Aber mal Hand auf's Herz: Können Sie es sich aussuchen?

Und wenn Sie zu den Wenigen gehören, denen die besten Bewerber zufliegen: Halten Sie eine Hürde im Bewerbungsprozess wirklich für eine geeignete Assessment-Methode?

Sie sollten Ihre Skepsis gegenüber mobile Recruiting ablegen. Der Markt an Arbeitskräften wird immer kleiner, insbesondere wenn Sie sich nach Fachkräften und Spezialisten umschauen. Da sollten Sie sich über jeden Kandidaten freuen, der sich bewirbt und mit dem Sie ins Gespräch kommen können. Und selbst wenn die Bewerberanzahl für Ihr Unternehmen im Moment noch ausreichend sein mag, kann sich die Lage in naher Zukunft schnell ändern.

"E-Mail-Bewerbungen sind doch total unseriös!"

Gehen Sie nur mal 10 Jahren zurück: Damals wurde die Bewerbung per E-Mail als unseriös und nicht überlebensfähig abgetan. Jemand der keine postalische Bewerbung verfasst, kann es nicht besonders ernst meinen mit dem Interesse am eigenen Unternehmen. Heutzutage ist die Mail-Bewerbung akzeptiert, und oft sogar gewünscht und das, obwohl sie gegen dieselben Argumente kämpfen musste, wie die mobile Bewerbung heute.

Ihre Bewerber geben die Richtung vor

Ihre Bewerber, vor allem die, die gut ausgebildet und gefragt sind, werden die Richtung für das Thema mobile Recruiting vorgeben.
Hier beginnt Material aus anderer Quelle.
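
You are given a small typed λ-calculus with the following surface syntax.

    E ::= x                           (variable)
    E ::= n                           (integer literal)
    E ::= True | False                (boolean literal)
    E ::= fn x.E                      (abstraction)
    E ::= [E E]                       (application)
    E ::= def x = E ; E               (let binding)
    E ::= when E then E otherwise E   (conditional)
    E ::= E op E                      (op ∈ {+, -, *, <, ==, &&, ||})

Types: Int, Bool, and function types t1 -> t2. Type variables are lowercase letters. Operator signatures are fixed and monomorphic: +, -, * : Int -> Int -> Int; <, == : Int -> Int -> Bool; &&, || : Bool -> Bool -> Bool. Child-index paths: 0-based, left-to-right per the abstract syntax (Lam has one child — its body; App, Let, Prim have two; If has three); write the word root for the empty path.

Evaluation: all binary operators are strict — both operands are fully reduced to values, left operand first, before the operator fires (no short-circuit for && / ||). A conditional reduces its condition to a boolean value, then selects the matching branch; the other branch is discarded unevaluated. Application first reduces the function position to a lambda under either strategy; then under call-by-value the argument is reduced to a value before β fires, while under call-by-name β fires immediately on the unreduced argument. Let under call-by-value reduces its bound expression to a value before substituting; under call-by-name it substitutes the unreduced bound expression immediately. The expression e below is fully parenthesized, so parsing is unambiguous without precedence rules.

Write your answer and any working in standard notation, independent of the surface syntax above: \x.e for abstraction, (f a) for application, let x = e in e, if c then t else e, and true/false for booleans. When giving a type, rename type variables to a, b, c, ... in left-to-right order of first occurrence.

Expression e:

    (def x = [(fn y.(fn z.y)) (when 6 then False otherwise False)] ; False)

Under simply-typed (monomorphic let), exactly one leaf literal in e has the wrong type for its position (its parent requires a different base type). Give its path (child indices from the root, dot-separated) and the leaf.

Trace:
y : a
\z._ : b -> a
\y._ : a -> b -> a
  unify Int ~ Bool
  FAIL: mismatch Int ~ Bool

Answer: 0.1.0 : 6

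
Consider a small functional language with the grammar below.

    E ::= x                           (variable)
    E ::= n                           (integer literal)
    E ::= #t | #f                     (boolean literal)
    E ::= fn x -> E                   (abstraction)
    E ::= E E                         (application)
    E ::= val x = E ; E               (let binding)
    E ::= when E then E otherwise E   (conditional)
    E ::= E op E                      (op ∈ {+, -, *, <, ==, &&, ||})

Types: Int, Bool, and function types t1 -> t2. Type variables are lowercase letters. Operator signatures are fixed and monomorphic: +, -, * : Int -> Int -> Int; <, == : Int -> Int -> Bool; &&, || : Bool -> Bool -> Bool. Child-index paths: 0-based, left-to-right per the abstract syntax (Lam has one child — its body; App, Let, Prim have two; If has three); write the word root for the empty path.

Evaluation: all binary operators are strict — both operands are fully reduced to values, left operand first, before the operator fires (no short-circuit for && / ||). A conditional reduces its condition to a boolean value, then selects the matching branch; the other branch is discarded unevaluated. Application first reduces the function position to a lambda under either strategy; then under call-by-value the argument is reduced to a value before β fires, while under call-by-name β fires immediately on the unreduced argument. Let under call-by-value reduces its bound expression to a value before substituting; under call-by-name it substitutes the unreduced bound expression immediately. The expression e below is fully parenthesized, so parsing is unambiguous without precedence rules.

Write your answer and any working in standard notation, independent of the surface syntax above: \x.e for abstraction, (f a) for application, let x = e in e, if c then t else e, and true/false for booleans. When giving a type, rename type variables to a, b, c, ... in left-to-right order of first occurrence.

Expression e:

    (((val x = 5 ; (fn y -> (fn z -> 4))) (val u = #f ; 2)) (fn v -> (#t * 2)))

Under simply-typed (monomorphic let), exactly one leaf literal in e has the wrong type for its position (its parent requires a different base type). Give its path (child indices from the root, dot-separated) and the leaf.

Answer: 1.0.0 : true

Derivation:
let x : Int
\z._ : b -> Int
\y._ : a -> b -> Int
let u : Bool
  unify a -> b -> Int ~ Int -> c
  unify a ~ Int
  unify b -> Int ~ c
_ _ : b -> Int
  unify Bool ~ Int
  FAIL: mismatch Bool ~ Int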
Sie verlangen nach schnellen und einfachen Möglichkeiten sich zu bewerben. Unternehmen die Ihr Recruiting darauf einstellen, verschaffen sich einen Wettbewerbsvorteil auf dem Arbeitsmarkt.

Als Personalverantwortlicher müssen Sie sich zudem darauf einstellen, lückenhaftere Informationen zu erhalten. Und diese auch nicht mehr zwingend klassisch durch den Lebenslauf, sondern auch mal durch ein Formular das durch die LinkedIn Daten eines Kandidaten automatisch ausgefüllt wurde. Personaler müssen dann anhand von wesentlich weniger Informationen Entscheidungen treffen. Für die erfolgreiche Einführung eines mobilen Recruiting braucht es also zum einen Ihre Offenheit und Ihre Erfahrung als Personalverantwortliche/r. Genauso wichtig ist allerdings ein gut funktionierendes Bewerbermanagement-System, das Ihnen eine reibungslose Informationsweitergabe der Bewerberdaten gewährleistet.

Zeit und Geld

Die Einführung eines mobilen Recruitings kostet Zeit und Geld, doch Arbeitgeber, die diesen Trend versäumen, werden vermehrt Probleme im Recruiting bekommen. Vor allem wenn es um junge, gut ausgebildete Fachkräfte und Spezialisten geht.